# Cookbook Reviews



## kyheirloomer (Feb 1, 2007)

Used to be, only the official review staff could write reviews for Cheftalk. But that's changed. One benefit of the new platform is that any registered member can write a cookbook review.

Another feature is that other members can comment on that review; writing their own if they disagree, or pointing out things the primary reviewer may have missed, or offering additional insights. Unlike with wicis, these comments appear as additional reviews. They do not overwrite the original.

Want to write a review of your favorite cookbook? For starters, there's a tutorial on review writing. You'll find it here: http://www.cheftalk.com/wiki/review-tutorial

But I wanted to clarify how that works.
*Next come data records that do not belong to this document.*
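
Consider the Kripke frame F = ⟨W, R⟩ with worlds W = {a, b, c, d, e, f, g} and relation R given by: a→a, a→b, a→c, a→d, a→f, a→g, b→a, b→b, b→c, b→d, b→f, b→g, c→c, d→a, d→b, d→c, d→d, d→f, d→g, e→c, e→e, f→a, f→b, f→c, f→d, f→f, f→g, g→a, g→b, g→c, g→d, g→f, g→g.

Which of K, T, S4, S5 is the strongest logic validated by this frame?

S4

Reflexive (axiom T): yes — every world is R-related to itself.
Transitive (axiom 4): yes — every two-step R-path is closed by a direct edge.
Euclidean (axiom 5): no — a R c and a R b, but not c R b.
So F validates K, T, S4; S5 would additionally require R to be Euclidean. The strongest is S4.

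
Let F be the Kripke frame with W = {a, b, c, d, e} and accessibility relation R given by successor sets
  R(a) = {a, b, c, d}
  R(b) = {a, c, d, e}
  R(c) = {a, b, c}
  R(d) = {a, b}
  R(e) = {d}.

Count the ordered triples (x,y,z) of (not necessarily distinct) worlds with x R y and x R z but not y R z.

Enumerating: (a,b,b), (a,c,d), (a,d,c), (a,d,d), (b,a,e), (b,c,d), (b,c,e), (b,d,c), (b,d,d), (b,d,e), (b,e,a), (b,e,c), (b,e,e), (c,b,b), (d,b,b), (e,d,d).

16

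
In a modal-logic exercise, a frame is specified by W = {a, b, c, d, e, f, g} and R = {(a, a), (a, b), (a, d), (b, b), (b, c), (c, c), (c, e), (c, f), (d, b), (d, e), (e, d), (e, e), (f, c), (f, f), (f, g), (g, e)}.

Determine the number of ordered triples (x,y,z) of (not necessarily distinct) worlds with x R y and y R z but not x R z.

Enumerating: (a,b,c), (a,d,e), (b,c,e), (b,c,f), (c,e,d), (c,f,g), (d,b,c), (d,e,d), (e,d,b), (f,c,e), (f,g,e), (g,e,d).

12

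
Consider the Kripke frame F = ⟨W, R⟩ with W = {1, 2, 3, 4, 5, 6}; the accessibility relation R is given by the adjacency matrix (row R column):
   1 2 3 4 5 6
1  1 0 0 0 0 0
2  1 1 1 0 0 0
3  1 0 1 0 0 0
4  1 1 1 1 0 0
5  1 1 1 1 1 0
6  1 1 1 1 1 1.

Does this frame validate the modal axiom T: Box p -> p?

Yes

By correspondence theory, T is valid on a frame iff R is reflexive.
Reflexive: yes — every world is R-related to itself.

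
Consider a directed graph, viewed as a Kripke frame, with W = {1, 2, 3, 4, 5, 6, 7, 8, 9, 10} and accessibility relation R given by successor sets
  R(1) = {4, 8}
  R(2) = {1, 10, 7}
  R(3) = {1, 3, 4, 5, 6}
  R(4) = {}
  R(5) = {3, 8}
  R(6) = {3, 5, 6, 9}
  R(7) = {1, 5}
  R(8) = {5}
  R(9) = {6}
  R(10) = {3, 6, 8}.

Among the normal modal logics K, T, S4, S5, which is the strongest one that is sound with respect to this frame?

Reflexive (axiom T): no — 1 is not related to itself.
Transitive (axiom 4): no — 1 R 8 and 8 R 5, but not 1 R 5.
Euclidean (axiom 5): no — 1 R 4 and 1 R 8, but not 4 R 8.
So F validates K; T would additionally require R to be reflexive. The strongest is K.

K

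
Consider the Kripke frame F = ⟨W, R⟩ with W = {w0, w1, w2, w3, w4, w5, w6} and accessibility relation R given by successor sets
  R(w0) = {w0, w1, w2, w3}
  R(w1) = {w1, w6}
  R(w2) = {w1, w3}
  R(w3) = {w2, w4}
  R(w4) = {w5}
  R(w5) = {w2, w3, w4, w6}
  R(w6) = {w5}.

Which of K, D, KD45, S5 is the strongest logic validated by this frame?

Serial (axiom D): yes — every world has a successor (e.g. w0 R w0).
Euclidean (axiom 5): no — w0 R w1 and w0 R w2, but not w1 R w2.
Transitive (axiom 4): no — w0 R w1 and w1 R w6, but not w0 R w6.
Reflexive (axiom T): no — w2 is not related to itself.
So F validates K, D; KD45 would additionally require R to be Euclidean and transitive. The strongest is D.

D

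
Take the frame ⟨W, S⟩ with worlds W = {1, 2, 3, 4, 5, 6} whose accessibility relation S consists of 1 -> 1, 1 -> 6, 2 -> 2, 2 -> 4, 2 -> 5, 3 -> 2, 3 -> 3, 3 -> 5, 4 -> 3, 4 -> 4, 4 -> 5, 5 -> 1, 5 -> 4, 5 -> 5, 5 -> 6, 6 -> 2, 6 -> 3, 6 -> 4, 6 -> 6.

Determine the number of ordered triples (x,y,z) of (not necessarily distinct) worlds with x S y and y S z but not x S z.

Enumerating: (1,6,2), (1,6,3), (1,6,4), (2,4,3), (2,5,1), (2,5,6), (3,2,4), (3,5,1), (3,5,4), (3,5,6), (4,3,2), (4,5,1), … and 7 more.
Total: 19.

19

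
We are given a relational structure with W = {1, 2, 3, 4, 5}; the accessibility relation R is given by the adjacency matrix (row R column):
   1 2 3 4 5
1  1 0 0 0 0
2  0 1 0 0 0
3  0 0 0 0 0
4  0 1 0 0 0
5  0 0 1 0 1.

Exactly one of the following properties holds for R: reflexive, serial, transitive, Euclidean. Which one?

transitive

Reflexive: no — 3 is not related to itself.
Serial: no — 3 has no R-successor.
Transitive: yes — every two-step R-path is closed by a direct edge.
Euclidean: no — 5 R 3 and 5 R 3, but not 3 R 3.
Only transitive holds.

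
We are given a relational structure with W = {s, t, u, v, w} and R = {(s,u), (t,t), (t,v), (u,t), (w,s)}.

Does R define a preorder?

Reflexive: no — s is not related to itself.
Transitive: no — s R u and u R t, but not s R t.
So R is not a preorder.

No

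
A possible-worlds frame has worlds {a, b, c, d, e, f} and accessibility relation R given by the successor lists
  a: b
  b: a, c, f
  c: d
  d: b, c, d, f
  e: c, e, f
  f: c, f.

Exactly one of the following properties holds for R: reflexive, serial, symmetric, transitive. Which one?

Reflexive: no — a is not related to itself.
Serial: yes — every world has a successor (e.g. a R b).
Symmetric: no — b R c but not c R b.
Transitive: no — a R b and b R c, but not a R c.
Only serial holds.

serial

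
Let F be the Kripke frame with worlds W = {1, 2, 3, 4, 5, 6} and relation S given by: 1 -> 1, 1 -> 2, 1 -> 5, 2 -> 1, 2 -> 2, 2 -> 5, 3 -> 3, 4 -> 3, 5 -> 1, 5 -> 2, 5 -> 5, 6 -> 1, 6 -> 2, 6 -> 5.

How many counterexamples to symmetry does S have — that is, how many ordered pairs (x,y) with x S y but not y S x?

4

Enumerating: (4,3), (6,1), (6,2), (6,5).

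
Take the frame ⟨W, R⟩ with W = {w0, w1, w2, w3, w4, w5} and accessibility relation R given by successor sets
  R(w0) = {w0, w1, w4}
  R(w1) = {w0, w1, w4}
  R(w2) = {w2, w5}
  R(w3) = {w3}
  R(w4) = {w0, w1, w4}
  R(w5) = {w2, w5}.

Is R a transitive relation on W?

Yes

Transitive: yes — every two-step R-path is closed by a direct edge.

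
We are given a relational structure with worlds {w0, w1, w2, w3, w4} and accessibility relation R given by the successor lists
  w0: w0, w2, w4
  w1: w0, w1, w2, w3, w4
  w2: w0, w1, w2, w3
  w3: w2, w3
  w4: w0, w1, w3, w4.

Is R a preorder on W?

Reflexive: yes — every world is R-related to itself.
Transitive: no — w0 R w2 and w2 R w1, but not w0 R w1.
So R is not a preorder.

No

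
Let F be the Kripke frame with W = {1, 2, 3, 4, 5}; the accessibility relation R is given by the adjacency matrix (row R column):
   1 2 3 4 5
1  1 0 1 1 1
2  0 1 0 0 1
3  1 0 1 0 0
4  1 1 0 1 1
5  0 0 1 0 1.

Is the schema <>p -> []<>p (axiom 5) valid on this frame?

No

Axiom 5 corresponds to the accessibility relation being Euclidean.
Euclidean: no — 1 R 3 and 1 R 4, but not 3 R 4.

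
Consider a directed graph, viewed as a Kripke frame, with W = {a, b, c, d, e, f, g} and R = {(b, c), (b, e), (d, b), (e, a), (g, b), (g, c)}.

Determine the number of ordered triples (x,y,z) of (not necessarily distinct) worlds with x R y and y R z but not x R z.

Enumerating: (b,e,a), (d,b,c), (d,b,e), (g,b,e).

4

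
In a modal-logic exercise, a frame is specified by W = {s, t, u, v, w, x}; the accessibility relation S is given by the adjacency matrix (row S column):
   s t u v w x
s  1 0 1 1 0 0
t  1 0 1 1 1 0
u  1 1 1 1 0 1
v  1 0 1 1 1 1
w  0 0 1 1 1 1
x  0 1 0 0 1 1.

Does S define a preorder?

Reflexive: no — t is not related to itself.
Transitive: no — s S u and u S t, but not s S t.
So S is not a preorder.

No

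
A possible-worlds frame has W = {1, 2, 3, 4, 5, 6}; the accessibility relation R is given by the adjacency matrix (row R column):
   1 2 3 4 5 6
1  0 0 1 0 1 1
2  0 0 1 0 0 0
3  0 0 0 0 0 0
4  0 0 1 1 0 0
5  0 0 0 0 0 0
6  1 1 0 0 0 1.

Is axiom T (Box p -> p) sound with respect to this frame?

No

Axiom T corresponds to the accessibility relation being reflexive.
Reflexive: no — 1 is not related to itself.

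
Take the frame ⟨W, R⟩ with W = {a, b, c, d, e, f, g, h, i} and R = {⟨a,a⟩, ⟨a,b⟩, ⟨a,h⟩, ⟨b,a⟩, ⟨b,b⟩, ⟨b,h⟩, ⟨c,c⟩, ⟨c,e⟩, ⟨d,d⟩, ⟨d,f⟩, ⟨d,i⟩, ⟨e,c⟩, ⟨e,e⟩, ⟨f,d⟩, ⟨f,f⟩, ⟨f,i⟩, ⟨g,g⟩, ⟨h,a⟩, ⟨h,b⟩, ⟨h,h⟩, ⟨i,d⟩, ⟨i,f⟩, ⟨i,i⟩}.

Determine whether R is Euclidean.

Yes

Euclidean: yes — any two successors of a common world are R-related.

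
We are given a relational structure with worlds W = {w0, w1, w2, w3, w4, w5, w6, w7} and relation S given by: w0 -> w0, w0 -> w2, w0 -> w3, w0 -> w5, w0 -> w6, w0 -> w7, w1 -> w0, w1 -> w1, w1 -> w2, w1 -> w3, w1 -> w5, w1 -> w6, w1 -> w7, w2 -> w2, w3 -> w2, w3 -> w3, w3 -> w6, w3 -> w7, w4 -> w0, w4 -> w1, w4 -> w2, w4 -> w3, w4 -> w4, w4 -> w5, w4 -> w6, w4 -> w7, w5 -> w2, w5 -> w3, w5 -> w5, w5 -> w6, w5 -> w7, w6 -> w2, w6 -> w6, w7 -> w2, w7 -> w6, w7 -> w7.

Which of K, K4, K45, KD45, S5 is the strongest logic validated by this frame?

Transitive (axiom 4): yes — every two-step S-path is closed by a direct edge.
Euclidean (axiom 5): no — w0 S w2 and w0 S w3, but not w2 S w3.
Serial (axiom D): yes — every world has a successor (e.g. w0 S w0).
Reflexive (axiom T): yes — every world is S-related to itself.
So F validates K, K4; K45 would additionally require S to be Euclidean. The strongest is K4.

K4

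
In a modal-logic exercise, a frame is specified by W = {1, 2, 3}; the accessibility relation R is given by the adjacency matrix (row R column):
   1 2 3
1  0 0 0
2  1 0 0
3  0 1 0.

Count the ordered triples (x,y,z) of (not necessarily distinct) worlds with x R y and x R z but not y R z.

Enumerating: (2,1,1), (3,2,2).

2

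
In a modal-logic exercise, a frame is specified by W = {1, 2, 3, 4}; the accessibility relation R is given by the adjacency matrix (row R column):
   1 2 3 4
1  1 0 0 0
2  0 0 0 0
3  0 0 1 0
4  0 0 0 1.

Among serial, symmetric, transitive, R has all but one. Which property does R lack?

Serial: no — 2 has no R-successor.
Symmetric: yes — every pair in R has its reverse in R.
Transitive: yes — every two-step R-path is closed by a direct edge.
Only serial fails.

serial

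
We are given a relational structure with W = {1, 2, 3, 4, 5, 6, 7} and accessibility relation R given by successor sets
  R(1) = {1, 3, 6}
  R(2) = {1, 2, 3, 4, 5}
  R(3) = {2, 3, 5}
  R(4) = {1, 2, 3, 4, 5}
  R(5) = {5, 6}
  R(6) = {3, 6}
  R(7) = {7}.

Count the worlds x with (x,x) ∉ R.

0

R is reflexive; there are no such worlds.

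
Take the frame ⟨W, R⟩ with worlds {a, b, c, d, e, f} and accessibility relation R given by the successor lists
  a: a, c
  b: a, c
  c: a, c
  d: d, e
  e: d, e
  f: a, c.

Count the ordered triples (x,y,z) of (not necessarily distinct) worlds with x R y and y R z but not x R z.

R is transitive; there are no such tuples.

0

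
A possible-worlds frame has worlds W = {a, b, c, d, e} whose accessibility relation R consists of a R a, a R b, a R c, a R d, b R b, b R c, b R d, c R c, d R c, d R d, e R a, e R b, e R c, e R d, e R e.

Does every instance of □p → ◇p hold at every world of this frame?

Yes

The schema D characterises exactly the serial frames.
Serial: yes — every world has a successor (e.g. a R a).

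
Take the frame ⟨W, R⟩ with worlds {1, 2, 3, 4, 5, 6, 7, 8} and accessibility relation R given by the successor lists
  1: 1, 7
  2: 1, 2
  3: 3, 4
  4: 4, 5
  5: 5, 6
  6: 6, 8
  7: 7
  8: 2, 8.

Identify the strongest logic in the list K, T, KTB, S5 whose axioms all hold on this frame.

Reflexive (axiom T): yes — every world is R-related to itself.
Symmetric (axiom B): no — 1 R 7 but not 7 R 1.
Euclidean (axiom 5): no — 1 R 7 and 1 R 1, but not 7 R 1.
So F validates K, T; KTB would additionally require R to be symmetric. The strongest is T.

T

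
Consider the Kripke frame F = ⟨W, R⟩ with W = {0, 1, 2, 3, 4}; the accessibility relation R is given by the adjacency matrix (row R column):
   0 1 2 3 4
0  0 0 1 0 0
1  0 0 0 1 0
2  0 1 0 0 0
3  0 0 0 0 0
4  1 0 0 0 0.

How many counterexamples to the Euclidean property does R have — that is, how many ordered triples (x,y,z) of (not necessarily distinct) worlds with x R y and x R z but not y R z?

Enumerating: (0,2,2), (1,3,3), (2,1,1), (4,0,0).

4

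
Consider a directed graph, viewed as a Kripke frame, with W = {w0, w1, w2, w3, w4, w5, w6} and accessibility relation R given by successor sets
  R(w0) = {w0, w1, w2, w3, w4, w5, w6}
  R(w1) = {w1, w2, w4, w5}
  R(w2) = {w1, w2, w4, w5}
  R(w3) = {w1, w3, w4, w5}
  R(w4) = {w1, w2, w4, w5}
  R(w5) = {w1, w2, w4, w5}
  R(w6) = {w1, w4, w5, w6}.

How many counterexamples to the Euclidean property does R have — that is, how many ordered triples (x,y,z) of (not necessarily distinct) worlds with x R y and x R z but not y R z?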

When you click on the Reviews button your screen will show several catagories, cookbooks among them. Each category has subheadings. Click on one of those and every book stocked by Amazon.com in that category appears. Scroll down until you find the one you're interested in and click on it. A page all about that book will open.

Sometimes what you think is the logical category and what Amazon thinks don't jibe, and your book won't be on the list. Not to worry. Up in the right-hand corner of the page is a box that says Add New Item. Click on that and follow the screens. You'll soon get a list of possibilities. Your book should be among them.

When writing your review there are a couple of key points.

1. The star rating boxes must be used, or your review won't appear. Same goes for those quick-view boxes asking for pros and cons. So be sure to fill them out.

2. Be sure and give your review a title.

3. Unlike in the cookbook forum, a simple "I liked it" or "didn't like it" is not a review. It's the reasons for your likes and dislikes that matter.

In a review you want to share insights with other community members. Tell us precisely why you did or didn't like it. Is the writing stilted or lively? Recipes exciting or dull? Information new and educational or old and incorrect. And compare and contrast all of that against your own experiences. In short, tell us a story about the book.

Above all else remember that you are offering a commentary about the book, not the author. If there's something wrong, tell us. But don't turn it into a personal attack against the writer.


----------